Langit cerah membentang cakrawala, awan putih memecah seperti berbuat salah, angin berhembus mendorong bahu agar cepat melangkah. Ah, biasanya Khanza menyukai langit cerah, tetapi sekarang ia benar-benar merindukan hujan agar rasa ini cepat berlalu tanpa berkeluh.

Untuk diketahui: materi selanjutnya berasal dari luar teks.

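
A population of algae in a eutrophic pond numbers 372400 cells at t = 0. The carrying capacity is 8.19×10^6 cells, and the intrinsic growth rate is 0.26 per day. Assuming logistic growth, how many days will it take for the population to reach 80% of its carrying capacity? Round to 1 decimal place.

17.0 days

A = (K − N₀)/N₀ = (8.19×10^6 − 372400)/372400 = 20.992.
Solve 8.19×10^6/(1 + 20.992·e^(−0.26t)) = 6.552×10^6: 1 + 20.992·e^(−0.26t) = 1.25, so e^(−0.26t) = 0.011909.
−0.26·t = ln(0.011909) = -4.4305, so t = 4.4305/0.26 = 17.04.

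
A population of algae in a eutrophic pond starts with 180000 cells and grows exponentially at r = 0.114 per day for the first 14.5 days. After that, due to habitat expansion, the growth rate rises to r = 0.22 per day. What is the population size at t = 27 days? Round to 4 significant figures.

14710000 cells

Phase 1: N(14.5) = 180000·e^(0.114×14.5) = 180000·e^1.653 = 940072.
Phase 2 runs for 27 − 14.5 = 12.5 days at r = 0.22.
N(27) = 940072·e^(0.22×12.5) = 940072·e^2.75 = 1.470521×10^7.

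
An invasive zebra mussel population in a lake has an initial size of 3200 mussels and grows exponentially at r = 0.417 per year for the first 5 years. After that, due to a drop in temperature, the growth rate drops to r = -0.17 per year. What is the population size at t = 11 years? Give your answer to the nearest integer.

9283 mussels

Phase 1: N(5) = 3200·e^(0.417×5) = 3200·e^2.085 = 25742.7.
Phase 2 runs for 11 − 5 = 6 years at r = -0.17.
N(11) = 25742.7·e^(-0.17×6) = 25742.7·e^-1.02 = 9282.68.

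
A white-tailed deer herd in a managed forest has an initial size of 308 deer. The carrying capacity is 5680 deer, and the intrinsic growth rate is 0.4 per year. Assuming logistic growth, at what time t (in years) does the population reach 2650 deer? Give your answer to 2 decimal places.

6.81 years

A = (K − N₀)/N₀ = (5680 − 308)/308 = 17.442.
Solve 5680/(1 + 17.442·e^(−0.4t)) = 2650: 1 + 17.442·e^(−0.4t) = 2.1434, so e^(−0.4t) = 0.0655559.
−0.4·t = ln(0.0655559) = -2.7249, so t = 2.7249/0.4 = 6.8121.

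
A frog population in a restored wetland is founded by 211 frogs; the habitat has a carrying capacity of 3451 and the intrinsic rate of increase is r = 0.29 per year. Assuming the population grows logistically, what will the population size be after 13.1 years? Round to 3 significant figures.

A = (K − N₀)/N₀ = (3451 − 211)/211 = 15.355.
N(t) = K/(1 + A·e^(−rt)) = 3451/(1 + 15.355×e^(−0.29×13.1)).
e^(−3.799) = 0.022393; denominator = 1 + 15.355×0.022393 = 1.3439.
N = 3451/1.3439 = 2567.98.

2570 frogs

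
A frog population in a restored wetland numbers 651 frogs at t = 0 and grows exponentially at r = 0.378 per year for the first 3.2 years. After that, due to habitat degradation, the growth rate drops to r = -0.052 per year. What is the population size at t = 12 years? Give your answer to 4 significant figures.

1381 frogs

Phase 1: N(3.2) = 651·e^(0.378×3.2) = 651·e^1.21 = 2182.25.
Phase 2 runs for 12 − 3.2 = 8.8 years at r = -0.052.
N(12) = 2182.25·e^(-0.052×8.8) = 2182.25·e^-0.4576 = 1380.93.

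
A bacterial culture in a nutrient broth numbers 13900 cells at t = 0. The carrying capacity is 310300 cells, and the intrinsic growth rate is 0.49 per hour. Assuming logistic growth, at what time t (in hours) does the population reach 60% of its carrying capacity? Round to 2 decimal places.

7.07 hours

A = (K − N₀)/N₀ = (310300 − 13900)/13900 = 21.324.
Solve 310300/(1 + 21.324·e^(−0.49t)) = 186180: 1 + 21.324·e^(−0.49t) = 1.6667, so e^(−0.49t) = 0.0312641.
−0.49·t = ln(0.0312641) = -3.4653, so t = 3.4653/0.49 = 7.072.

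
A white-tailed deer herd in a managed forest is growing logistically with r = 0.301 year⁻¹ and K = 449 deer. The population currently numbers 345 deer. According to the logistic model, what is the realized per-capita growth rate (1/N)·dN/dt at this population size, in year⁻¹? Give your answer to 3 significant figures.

0.0697 per year

(1/N)·dN/dt = r(1 − N/K) = 0.301 × (1 − 345/449).
= 0.301 × 0.23163 = 0.069719.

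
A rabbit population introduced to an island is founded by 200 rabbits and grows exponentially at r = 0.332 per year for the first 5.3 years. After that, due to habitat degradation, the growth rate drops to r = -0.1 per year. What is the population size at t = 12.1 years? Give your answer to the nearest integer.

589 rabbits

Phase 1: N(5.3) = 200·e^(0.332×5.3) = 200·e^1.76 = 1162.02.
Phase 2 runs for 12.1 − 5.3 = 6.8 years at r = -0.1.
N(12.1) = 1162.02·e^(-0.1×6.8) = 1162.02·e^-0.68 = 588.7.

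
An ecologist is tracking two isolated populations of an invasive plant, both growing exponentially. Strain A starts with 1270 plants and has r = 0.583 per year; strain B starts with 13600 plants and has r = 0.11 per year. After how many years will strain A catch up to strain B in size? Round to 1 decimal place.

5.0 years

Set 1270·e^(0.583t) = 13600·e^(0.11t).
e^((0.583 − 0.11)t) = 13600/1270 → e^(0.473·t) = 10.709.
0.473·t = ln(10.709) = 2.3711, so t = 2.3711/0.473 = 5.0128.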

Ada banyak kesempatan yang bisa dijangkau untuk kembali menata hati. Namun, ada juga beribu alasan untuk menetap dan menunggu sepi yang akan merayapi. Jika saja keadaan berbalik dengan sangat cepat kepadanya, maka Khanza tak perlu khawatir meskipun sunyi telah menanti. Ya, dalam hati kecil ini sekuat apapun ia berusaha untuk melupakannya, sekuat itu pula rasa itu tak berhenti menjaga hati.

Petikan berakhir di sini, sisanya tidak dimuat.